Don’t you enjoy news stories of bad guys who bring on their own punishment? Like the U.S. Olympics swimmer, Ryan Lochte, who vandalized a Rio gas station washroom with three younger pals and then claimed they had been extorted and robbed.
Apparently learning to be a first rate swimmer takes muscle, technique and dedicated training, but not necessarily smarts.
His alibi had more holes than a beginner’s knitting project. For one, even in the poorer areas of Rio, video-recording smart phones wait everywhere ready to document any action, good or bad. Plus the gas station was well surveyed by its own security cameras. So it didn’t take more than a few moments to turn up visual evidence of the four Americans leaving the gas station and a clear trail of their destruction behind them.
Lochte also discounted the video record showing the four men returning to the Olympic Village wherein Lochte was still wearing his wrist watch and in possession of his wallet. Some robbery indeed.
Then to baldly fabricate a story for the police, and go on to perpetuate and embellish it in two follow-up interviews with Matt Lauer on NBC’s The Today Show … What was he thinking? Or was he?
He excused himself as drunk, celebrating after a rigorous competition; said he had made an immature decision; and he had “over-exaggerated” the seriousness of the story he had spun for Lauer.
Not only did he cower from owning up to what had in fact transpired, he embellished his story claiming a loaded gun had been held to his forehead and he had been ordered to hand over his valuables.
He also forgot he had three accomplices, all much younger, none of whom was as keen to wriggle out of responsibility for their damage. Their stories didn’t jibe with Lochte’s.
Further adding to his guilt, he hightailed it back to the U.S. beyond reach of Brazilian authorities.
Earliest news reports downplayed his crime as little more than mischief by a kid, though he’s in his early 30’s and has participated in several summer Olympics prior to Rio.

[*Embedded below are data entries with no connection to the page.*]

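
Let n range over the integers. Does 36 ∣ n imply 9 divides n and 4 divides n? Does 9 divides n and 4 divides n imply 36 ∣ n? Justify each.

Both implications hold.

(⇒) If 36 ∣ n, write n = 36q. Since 36 = 4·9, n = 9·(4q), so 9 ∣ n; and since 36 = 9·4, n = 4·(9q), so 4 ∣ n.

(⇐) Suppose 9 ∣ n and 4 ∣ n. Any common multiple of 9 and 4 is a multiple of their lcm; here gcd(9, 4) = 1, so lcm(9, 4) = 9·4 = 36, so 36 ∣ n.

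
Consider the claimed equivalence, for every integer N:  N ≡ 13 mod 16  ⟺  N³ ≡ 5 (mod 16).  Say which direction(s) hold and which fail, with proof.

Forward direction. Suppose N ≡ 13 mod 16. Write N = 16j + 13. Then (16j + 13)³ = 4096j³ + 9984j² + 8112j + 2197 = 16(256j³ + 624j² + 507j + 137) + 5, so N³ ≡ 5 (mod 16).

Converse. Suppose N³ ≡ 5 (mod 16). The only residue r in {0, …, 15} with r³ ≡ 5 (mod 16) is r = 13, so N ≡ 13 (mod 16).

The biconditional holds.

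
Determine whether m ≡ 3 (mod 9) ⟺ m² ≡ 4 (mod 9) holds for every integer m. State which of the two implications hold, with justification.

Both directions fail.

Forward direction. This fails: take m = 3. Then 3 ≡ 3 (mod 9), but 3² = 9 ≡ 0 (mod 9), not 4.

Converse. This fails: take m = 2. Then 2² = 4 ≡ 4 (mod 9), yet 2 ≡ 2 (mod 9), not 3.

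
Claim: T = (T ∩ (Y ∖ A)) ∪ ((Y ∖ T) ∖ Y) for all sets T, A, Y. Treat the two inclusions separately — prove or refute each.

Forward inclusion. This inclusion fails. Take T = {1}, A = ∅, Y = ∅; then 1 ∈ T but 1 ∉ (T ∩ (Y ∖ A)) ∪ ((Y ∖ T) ∖ Y).

Reverse inclusion. Let x ∈ (T ∩ (Y ∖ A)) ∪ ((Y ∖ T) ∖ Y). Then x ∈ T ∩ Y and x ∉ A, from which x ∈ T.

(⊆) fails; (⊇) holds.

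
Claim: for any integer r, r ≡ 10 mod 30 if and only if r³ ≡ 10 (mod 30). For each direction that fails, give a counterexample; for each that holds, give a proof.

(⇒) Suppose r ≡ 10 mod 30. Write r = 30j + 10. Then (30j + 10)³ = 27000j³ + 27000j² + 9000j + 1000 = 30(900j³ + 900j² + 300j + 33) + 10, so r³ ≡ 10 (mod 30).

(⇐) Conversely, suppose r³ ≡ 10 (mod 30). The only residue r in {0, …, 29} with r³ ≡ 10 (mod 30) is r = 10, so r ≡ 10 (mod 30).

Both directions hold.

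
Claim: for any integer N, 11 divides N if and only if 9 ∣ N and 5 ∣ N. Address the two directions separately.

(→) This fails: take N = 11. Certainly 11 ∣ 11, but 9 ∤ 11.

(←) This fails: take N = 45. Both 9 ∣ 45 and 5 ∣ 45, yet 45 is not a multiple of 11 (since 45 = 4·11 + 1), so 11 ∤ 45.

(⇒) fails and (⇐) fails.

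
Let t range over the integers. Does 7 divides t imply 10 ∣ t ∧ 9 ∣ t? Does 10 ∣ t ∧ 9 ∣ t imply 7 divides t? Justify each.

Neither implication holds.

(→) This fails: take t = 7. Certainly 7 ∣ 7, but 10 ∤ 7.

(←) This fails: take t = 90. Both 10 ∣ 90 and 9 ∣ 90, yet 90 is not a multiple of 7 (since 90 = 12·7 + 6), so 7 ∤ 90.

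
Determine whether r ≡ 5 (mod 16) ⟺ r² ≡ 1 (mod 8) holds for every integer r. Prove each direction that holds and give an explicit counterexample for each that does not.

Converse. This fails: take r = 1. Then 1² = 1 ≡ 1 (mod 8), yet 1 ≡ 1 (mod 16), not 5.

Forward direction. Suppose r ≡ 5 (mod 16). Then r² ≡ 5² = 25 (mod 16), and since 8 ∣ 16, also r² ≡ 1 (mod 8).

Only the forward implication holds.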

Not only did his invented alibi make Rio look like a nest of thugs, he embarrassed the entire U.S. athletic teams in Rio with him and gave Olympic authorities a huge headache. An Olympics spokesperson was hard pressed to chastise Lochte’s behaviour after a top Olympics executive had been charged with scamming tickets.
Just when it looked like he might be let off as a thoughtless prankster, Lochte’s sponsors took decisive action, severing lucrative contracts. He won’t be the macho man on Speedo ads, or the charmer for four other products that netted him a $10 million annual income.

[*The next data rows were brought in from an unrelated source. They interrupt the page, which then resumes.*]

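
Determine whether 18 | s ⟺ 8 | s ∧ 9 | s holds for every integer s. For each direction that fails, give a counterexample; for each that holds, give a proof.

Only the converse holds.

[⇒] This fails: take s = 18. Certainly 18 ∣ 18, but 8 ∤ 18.

[⇐] Suppose 8 ∣ s and 9 ∣ s. Any common multiple of 8 and 9 is a multiple of their lcm; here gcd(8, 9) = 1, so lcm(8, 9) = 8·9 = 72, so 72 ∣ s. Since 18 ∣ 72, it follows that 18 ∣ s.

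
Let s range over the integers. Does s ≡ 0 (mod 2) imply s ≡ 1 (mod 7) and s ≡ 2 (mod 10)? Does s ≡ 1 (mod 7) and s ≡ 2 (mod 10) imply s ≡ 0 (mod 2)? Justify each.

(⟹) This fails: s = 0 gives 0 ≡ 0 (mod 2) but 0 ≡ 0 (mod 7), so the conjunction on the right does not hold.

(⟸) Conversely, if s ≡ 1 (mod 7) and s ≡ 2 (mod 10), then by the Chinese remainder theorem s ≡ 22 (mod 70). Since 22 ≡ 0 (mod 2) and 2 ∣ 70, we get s ≡ 0 (mod 2).

Only the reverse direction holds.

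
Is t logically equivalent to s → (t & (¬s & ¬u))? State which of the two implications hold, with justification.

[⇒] This fails. Under t = T, u = F, s = T, the left side is true but the right side is false.

[⇐] This fails. Under t = F, u = F, s = F, the left side is false but the right side is true.

Neither implication holds.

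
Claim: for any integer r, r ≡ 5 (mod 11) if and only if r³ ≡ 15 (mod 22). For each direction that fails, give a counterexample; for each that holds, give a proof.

Only the converse holds.

[⇐] The residues r modulo 22 with r³ ≡ 15 (mod 22) are exactly {5}, and each is ≡ 5 (mod 11).

[⇒] This fails: take r = 16. Then 16 ≡ 5 (mod 11), but 16³ = 4096 ≡ 4 (mod 22), not 15.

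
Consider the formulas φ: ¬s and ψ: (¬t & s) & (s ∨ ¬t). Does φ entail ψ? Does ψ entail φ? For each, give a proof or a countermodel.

Neither implication holds.

(⇒) This fails. Under s = F, t = F, the left side is true but the right side is false.

(⇐) This fails. Under s = T, t = F, the left side is false but the right side is true.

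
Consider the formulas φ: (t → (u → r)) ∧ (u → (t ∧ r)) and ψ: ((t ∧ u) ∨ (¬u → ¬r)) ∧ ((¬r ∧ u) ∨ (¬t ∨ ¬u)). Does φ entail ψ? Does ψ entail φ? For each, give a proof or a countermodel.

Neither direction holds.

[⇒] This fails. Under r = T, u = F, t = F, the left side is true but the right side is false.

[⇐] This fails. Under r = F, u = T, t = F, the left side is false but the right side is true.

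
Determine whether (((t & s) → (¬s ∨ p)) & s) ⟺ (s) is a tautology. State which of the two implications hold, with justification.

Forward direction. Assume the antecedent. If s is true, s reduces to true regardless of the other variables. If s is false, the antecedent cannot hold. Either way s holds.

Converse. This fails. Under s = T, p = F, t = T, the left side is false but the right side is true.

Not equivalent: only (⇒) holds.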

The other shoe will drop later for this swimmer in a few weeks when U.S. officials may go so far as to cancel his participation in all future swimming competitions.

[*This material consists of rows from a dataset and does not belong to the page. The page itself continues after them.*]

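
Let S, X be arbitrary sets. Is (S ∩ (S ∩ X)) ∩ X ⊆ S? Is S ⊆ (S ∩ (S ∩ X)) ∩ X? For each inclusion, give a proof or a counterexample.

The sets are not equal: only the forward inclusion holds.

Forward inclusion. Let x ∈ (S ∩ (S ∩ X)) ∩ X. Then x ∈ S ∩ X, from which x ∈ S.

Reverse inclusion. This inclusion fails. Take S = {1}, X = ∅; then 1 ∈ S but 1 ∉ (S ∩ (S ∩ X)) ∩ X.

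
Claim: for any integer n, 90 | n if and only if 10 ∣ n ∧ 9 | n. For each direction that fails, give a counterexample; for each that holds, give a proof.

The biconditional holds.

(⟹) If 90 ∣ n, write n = 90q. Since 90 = 9·10, n = 10·(9q), so 10 ∣ n; and since 90 = 10·9, n = 9·(10q), so 9 ∣ n.

(⟸) Suppose 10 ∣ n and 9 ∣ n. Any common multiple of 10 and 9 is a multiple of their lcm; here gcd(10, 9) = 1, so lcm(10, 9) = 10·9 = 90, so 90 ∣ n.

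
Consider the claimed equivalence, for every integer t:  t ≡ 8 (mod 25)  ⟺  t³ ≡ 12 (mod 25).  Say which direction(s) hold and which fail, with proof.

(→) Suppose t ≡ 8 (mod 25). Write t = 25j + 8. Then (25j + 8)³ = 15625j³ + 15000j² + 4800j + 512 = 25(625j³ + 600j² + 192j + 20) + 12, so t³ ≡ 12 (mod 25).

(←) Conversely, suppose t³ ≡ 12 (mod 25). The only residue r in {0, …, 24} with r³ ≡ 12 (mod 25) is r = 8, so t ≡ 8 (mod 25).

Equivalent; both directions hold.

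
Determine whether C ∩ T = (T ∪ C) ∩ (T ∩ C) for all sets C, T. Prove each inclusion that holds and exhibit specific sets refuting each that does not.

The two sets are equal.

(⟹) Let x ∈ C ∩ T. Then x ∈ C ∩ T, from which x ∈ (T ∪ C) ∩ (T ∩ C).

(⟸) Let x ∈ (T ∪ C) ∩ (T ∩ C). Then x ∈ C ∩ T, from which x ∈ C ∩ T.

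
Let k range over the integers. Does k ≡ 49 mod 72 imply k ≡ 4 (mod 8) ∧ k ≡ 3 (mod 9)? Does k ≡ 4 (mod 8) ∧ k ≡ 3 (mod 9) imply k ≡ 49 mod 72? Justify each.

Forward direction. This fails: k = 49 gives 49 ≡ 49 (mod 72) but 49 ≡ 1 (mod 8), so the conjunction on the right does not hold.

Converse. This fails: k = 12 satisfies both congruences on the right (12 ≡ 4 mod 8 and 12 ≡ 3 mod 9) yet 12 ≡ 12 (mod 72), not 49.

Neither implication holds.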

A second news story with a similar outcome involved the Ohio spear hunter who baited and killed an Alberta black bear. He and his wife own a sport fitness store. Thanks to his barbaric hunting method, nonetheless legal in Alberta, and posting of his wife’s video on YouTube, Under Armour, a clothing line, cancelled their corporate sponsorship of the couple’s business.
After an investigation, Alberta Conservation has concluded the spear hunter broke no laws but the public uproar has convinced the government to outlaw spear hunting this fall.
In both cases corporate sponsors promptly expressed the public’s abhorrence by withdrawing their dollars. If only laws were as swift and decisive.